Divulgação da SPA também afirma que a regulamentação “possibilitará corrigir problemas estruturais do setor e mitigar riscos associados à prática de apostas, como o jogo problemático e o superendividamento.” Conforme a nota, para evitar esses problemas haverá “controle rigoroso dos fluxos financeiros.”
Além disso, estão proibidos a concessão de crédito pelas bets aos usuários para apostas e de bônus de entrada, e deverá haver identificação dos apostadores por CPF, com reconhecimento facial.

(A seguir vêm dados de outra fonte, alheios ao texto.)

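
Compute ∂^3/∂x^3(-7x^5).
- 420 x^{2}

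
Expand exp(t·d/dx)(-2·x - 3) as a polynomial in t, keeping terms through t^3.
- 2 t - 2 x - 3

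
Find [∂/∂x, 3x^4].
12 x^{3}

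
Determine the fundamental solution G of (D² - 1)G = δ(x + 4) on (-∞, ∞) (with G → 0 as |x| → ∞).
-\frac{e^{-|x + 4|}}{2}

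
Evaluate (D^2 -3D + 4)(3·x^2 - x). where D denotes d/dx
12 x^{2} - 22 x + 9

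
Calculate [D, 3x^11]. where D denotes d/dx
33 x^{10}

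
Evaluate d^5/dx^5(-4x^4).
0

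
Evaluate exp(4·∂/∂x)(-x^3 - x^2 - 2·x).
- x^{3} - 13 x^{2} - 58 x - 88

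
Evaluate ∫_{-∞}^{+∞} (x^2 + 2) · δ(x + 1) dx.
3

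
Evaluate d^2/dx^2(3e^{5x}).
75 e^{5 x}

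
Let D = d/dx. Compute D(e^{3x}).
3 e^{3 x}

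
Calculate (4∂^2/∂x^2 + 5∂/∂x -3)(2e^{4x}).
162 e^{4 x}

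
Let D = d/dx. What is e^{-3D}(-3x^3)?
- 3 x^{3} + 27 x^{2} - 81 x + 81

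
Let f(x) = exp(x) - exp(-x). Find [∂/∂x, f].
2 \cosh{\left(x \right)}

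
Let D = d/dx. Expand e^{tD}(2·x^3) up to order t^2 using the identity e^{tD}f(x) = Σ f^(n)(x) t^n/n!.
2 x \left(3 t^{2} + 3 t x + x^{2}\right)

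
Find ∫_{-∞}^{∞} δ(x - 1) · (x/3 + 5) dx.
\frac{16}{3}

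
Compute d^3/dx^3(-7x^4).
- 168 x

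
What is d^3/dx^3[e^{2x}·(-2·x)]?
\left(- 16 x - 24\right) e^{2 x}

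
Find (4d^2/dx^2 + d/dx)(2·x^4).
8 x^{2} \left(x + 12\right)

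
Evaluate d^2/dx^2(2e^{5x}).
50 e^{5 x}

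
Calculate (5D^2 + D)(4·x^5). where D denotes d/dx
20 x^{3} \left(x + 20\right)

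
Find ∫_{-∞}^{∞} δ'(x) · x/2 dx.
- \frac{1}{2}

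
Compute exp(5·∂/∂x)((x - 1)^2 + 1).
x^{2} + 8 x + 17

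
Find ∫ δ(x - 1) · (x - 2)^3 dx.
-1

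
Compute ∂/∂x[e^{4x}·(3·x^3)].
x^{2} \left(12 x + 9\right) e^{4 x}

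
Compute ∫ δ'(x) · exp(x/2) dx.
- \frac{1}{2}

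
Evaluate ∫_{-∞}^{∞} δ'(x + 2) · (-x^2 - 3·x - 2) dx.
-1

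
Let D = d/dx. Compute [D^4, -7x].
-28D^{3}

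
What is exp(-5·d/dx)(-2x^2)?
- 2 x^{2} + 20 x - 50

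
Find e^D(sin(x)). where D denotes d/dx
\sin{\left(x + 1 \right)}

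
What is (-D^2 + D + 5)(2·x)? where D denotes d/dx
10 x + 2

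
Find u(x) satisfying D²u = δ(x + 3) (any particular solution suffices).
\frac{|x + 3|}{2}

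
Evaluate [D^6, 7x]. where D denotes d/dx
42D^{5}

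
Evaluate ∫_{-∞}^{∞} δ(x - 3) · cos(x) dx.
\cos{\left(3 \right)}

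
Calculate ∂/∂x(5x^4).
20 x^{3}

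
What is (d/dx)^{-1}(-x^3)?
- \frac{x^{4}}{4}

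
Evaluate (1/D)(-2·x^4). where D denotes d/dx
- \frac{2 x^{5}}{5}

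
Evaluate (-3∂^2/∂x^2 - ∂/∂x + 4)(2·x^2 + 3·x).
8 x^{2} + 8 x - 15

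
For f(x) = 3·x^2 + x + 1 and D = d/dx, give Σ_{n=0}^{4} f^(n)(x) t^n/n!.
3 t^{2} + t \left(6 x + 1\right) + 3 x^{2} + x + 1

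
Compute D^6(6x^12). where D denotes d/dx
3991680 x^{6}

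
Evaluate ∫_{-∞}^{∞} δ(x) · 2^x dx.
1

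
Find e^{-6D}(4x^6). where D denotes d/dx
4 x^{6} - 144 x^{5} + 2160 x^{4} - 17280 x^{3} + 77760 x^{2} - 186624 x + 186624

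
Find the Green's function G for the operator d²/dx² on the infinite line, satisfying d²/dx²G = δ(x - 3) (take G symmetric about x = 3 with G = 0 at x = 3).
\frac{|x - 3|}{2}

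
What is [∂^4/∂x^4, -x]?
-4\frac{d^{3}}{dx^{3}}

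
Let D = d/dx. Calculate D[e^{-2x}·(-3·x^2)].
6 x \left(x - 1\right) e^{- 2 x}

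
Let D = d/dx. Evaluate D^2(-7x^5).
- 140 x^{3}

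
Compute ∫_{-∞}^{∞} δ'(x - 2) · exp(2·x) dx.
- 2 e^{4}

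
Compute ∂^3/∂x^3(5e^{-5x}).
- 625 e^{- 5 x}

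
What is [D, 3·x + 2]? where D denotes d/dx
3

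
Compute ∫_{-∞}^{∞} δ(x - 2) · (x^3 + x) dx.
10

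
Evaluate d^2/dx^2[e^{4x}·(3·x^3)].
6 x \left(8 x^{2} + 12 x + 3\right) e^{4 x}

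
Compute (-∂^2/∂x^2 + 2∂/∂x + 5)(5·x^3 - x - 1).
25 x^{3} + 30 x^{2} - 35 x - 7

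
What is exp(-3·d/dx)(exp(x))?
e^{x - 3}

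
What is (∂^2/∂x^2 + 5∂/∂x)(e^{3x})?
24 e^{3 x}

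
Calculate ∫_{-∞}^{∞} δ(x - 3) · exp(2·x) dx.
e^{6}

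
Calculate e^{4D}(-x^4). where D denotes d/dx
- x^{4} - 16 x^{3} - 96 x^{2} - 256 x - 256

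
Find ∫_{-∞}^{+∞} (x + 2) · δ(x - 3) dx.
5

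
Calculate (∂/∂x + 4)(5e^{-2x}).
10 e^{- 2 x}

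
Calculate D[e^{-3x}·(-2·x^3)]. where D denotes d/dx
6 x^{2} \left(x - 1\right) e^{- 3 x}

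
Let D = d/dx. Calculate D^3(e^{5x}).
125 e^{5 x}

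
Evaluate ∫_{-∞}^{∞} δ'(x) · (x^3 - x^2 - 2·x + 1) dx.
2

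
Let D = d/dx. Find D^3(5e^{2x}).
40 e^{2 x}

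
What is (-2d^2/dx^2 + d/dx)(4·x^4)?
16 x^{2} \left(x - 6\right)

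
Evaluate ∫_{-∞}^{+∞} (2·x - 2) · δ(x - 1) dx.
0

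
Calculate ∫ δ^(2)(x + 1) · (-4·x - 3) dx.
0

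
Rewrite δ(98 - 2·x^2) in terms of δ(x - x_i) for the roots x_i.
\frac{\delta(x - 7) + \delta(x + 7)}{28}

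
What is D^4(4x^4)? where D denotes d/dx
96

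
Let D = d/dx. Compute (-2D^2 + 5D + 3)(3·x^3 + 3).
9 x^{3} + 45 x^{2} - 36 x + 9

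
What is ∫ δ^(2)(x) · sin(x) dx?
0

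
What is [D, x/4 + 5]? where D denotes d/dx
\frac{1}{4}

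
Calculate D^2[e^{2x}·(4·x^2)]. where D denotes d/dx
\left(16 x^{2} + 32 x + 8\right) e^{2 x}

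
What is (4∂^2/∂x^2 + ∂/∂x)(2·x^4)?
8 x^{2} \left(x + 12\right)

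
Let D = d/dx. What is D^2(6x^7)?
252 x^{5}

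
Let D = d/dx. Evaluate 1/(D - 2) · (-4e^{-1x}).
\frac{4 e^{- x}}{3}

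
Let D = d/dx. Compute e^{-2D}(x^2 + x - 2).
x \left(x - 3\right)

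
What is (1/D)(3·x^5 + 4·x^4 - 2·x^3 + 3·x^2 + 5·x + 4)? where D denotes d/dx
\frac{x^{6}}{2} + \frac{4 x^{5}}{5} - \frac{x^{4}}{2} + x^{3} + \frac{5 x^{2}}{2} + 4 x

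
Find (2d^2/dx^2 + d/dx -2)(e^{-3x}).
13 e^{- 3 x}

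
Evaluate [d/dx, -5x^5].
- 25 x^{4}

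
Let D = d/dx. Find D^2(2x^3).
12 x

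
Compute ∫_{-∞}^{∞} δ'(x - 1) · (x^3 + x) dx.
-4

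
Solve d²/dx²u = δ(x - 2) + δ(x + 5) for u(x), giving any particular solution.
\frac{|x - 2|}{2} + \frac{|x + 5|}{2}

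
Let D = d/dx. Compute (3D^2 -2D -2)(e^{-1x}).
3 e^{- x}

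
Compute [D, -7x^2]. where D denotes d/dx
- 14 x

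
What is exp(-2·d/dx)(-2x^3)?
- 2 x^{3} + 12 x^{2} - 24 x + 16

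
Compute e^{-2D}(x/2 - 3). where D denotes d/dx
\frac{x}{2} - 4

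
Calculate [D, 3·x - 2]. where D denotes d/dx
3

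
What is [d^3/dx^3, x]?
3\frac{d^{2}}{dx^{2}}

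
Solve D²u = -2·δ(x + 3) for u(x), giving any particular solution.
-|x + 3|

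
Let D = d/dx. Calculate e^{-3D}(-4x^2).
- 4 x^{2} + 24 x - 36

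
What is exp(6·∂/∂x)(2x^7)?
2 x^{7} + 84 x^{6} + 1512 x^{5} + 15120 x^{4} + 90720 x^{3} + 326592 x^{2} + 653184 x + 559872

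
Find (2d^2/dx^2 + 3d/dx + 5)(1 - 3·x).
- 15 x - 4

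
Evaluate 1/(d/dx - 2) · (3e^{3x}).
3 e^{3 x}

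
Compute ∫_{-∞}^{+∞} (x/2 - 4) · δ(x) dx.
-4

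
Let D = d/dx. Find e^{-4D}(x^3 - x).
x^{3} - 12 x^{2} + 47 x - 60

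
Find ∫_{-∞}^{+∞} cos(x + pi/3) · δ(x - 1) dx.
\cos{\left(1 + \frac{\pi}{3} \right)}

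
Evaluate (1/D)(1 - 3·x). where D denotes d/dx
- \frac{3 x^{2}}{2} + x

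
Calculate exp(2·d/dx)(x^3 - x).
x^{3} + 6 x^{2} + 11 x + 6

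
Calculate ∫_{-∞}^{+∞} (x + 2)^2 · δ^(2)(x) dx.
2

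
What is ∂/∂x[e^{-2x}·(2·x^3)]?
x^{2} \left(6 - 4 x\right) e^{- 2 x}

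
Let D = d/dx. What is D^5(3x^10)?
90720 x^{5}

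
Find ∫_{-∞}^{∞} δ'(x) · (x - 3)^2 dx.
6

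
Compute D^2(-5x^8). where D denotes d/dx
- 280 x^{6}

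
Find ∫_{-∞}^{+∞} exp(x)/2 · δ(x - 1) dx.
\frac{e}{2}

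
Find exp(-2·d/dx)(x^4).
x^{4} - 8 x^{3} + 24 x^{2} - 32 x + 16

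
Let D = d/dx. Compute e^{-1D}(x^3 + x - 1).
x^{3} - 3 x^{2} + 4 x - 3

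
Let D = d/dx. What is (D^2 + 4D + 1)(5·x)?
5 x + 20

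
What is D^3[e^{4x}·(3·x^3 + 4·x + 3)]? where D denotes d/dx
\left(192 x^{3} + 432 x^{2} + 472 x + 402\right) e^{4 x}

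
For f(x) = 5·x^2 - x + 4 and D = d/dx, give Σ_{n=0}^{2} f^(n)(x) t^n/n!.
5 t^{2} + t \left(10 x - 1\right) + 5 x^{2} - x + 4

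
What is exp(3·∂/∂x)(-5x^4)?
- 5 x^{4} - 60 x^{3} - 270 x^{2} - 540 x - 405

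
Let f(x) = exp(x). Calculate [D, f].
e^{x}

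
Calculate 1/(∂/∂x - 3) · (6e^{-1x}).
- \frac{3 e^{- x}}{2}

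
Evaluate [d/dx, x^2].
2 x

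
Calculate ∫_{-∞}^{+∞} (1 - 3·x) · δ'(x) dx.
3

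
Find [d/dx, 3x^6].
18 x^{5}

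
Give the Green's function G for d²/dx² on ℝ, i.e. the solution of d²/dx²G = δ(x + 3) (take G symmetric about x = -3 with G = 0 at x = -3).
\frac{|x + 3|}{2}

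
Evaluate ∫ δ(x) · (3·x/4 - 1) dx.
-1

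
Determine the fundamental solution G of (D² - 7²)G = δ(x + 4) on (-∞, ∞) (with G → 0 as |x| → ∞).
-\frac{e^{-7|x + 4|}}{14}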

Em entrevista concedida à Agência Brasil após as empresas entrarem com pedidos para terem autorização para explorarem as bets, o secretário de Prêmios e Apostas do Ministério da Fazenda, Regis Anderson Dudena, o enquadramento das bets só foi possível porque, depois de cinco anos de vácuo, durante os governos de Michel Temer e Jair Bolsonaro, o Brasil passou a ter uma lei que regulamenta o setor (Lei nº 14.790), sancionada em dezembro de 2023.
Edição especial do Radar da Federação Brasileira de Bancos, desenvolvido pelo Instituto de Pesquisas Sociais, Políticas e Econômicas (Ipespe) com apoio da Confederação Nacional das Instituições Financeiras (CNF) e da própria Febraban, mostra que a maior parte da população brasileira (59%) quer uma regulação e uma atuação firme do governo frente à corrida de sites de apostas que se espalharam rapidamente pelo Brasil. É também ampla a maioria daqueles não confiam nas empresas de apostas on line (85%) e que são contrários a esse tipo de jogo (59%). Ao mesmo tempo, é majoritário o volume de pessoas (60%) que defende limites para as apostas e são contrários ao uso do Bolsa Família nessa modalidade.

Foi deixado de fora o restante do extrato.